There are high stakes. Dietary needs going unfulfilled don’t create just inconvenience; it can create a level of stress that spoils the entire experience for the traveler and perhaps ruin their impression of Tokyo as a welcoming destination. 

Even Japanese supermarkets and convenient stores - potential lifesavers for travelers - tend to focus on the needs of residents instead of offering the sort of range around vegan or gluten-free options offered in many Western countries. In part, it is important to clearly communicate what actually is available to manage expectations and avoid disappointment. 

For Aska, the situation has improved since her childhood days of handwritten lunch boxes - but the fundamental challenges persists. “It’s definitely getting better - there are so many more halal restaurants now than when I was young,” she said. “But you still have to be so careful, always checking, always asking.
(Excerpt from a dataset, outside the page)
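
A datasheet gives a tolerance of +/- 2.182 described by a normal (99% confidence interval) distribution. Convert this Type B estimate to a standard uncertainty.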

I just wish it could be easier, more natural, so other Muslim kids don’t have to think about food as much as I did.” 

For Kelsey, the experience remains mixed. “I’m grateful for the options that do exist,” she said. “But it shouldn’t take this much research and planning just to eat safely in one of the world’s greatest food cities.”

The path forward is clear. Tokyo has the foundation but achieving true inclusivity requires not just more options, but systemic changes - better staff training, increased flexibility in kitchens, clear labeling, and a cultural shift toward viewing dietary accommodation not as a burden, but as essential hospitality. Only then will travelers with dietary restrictions feel as welcome in Tokyo as the city’s reputation promises.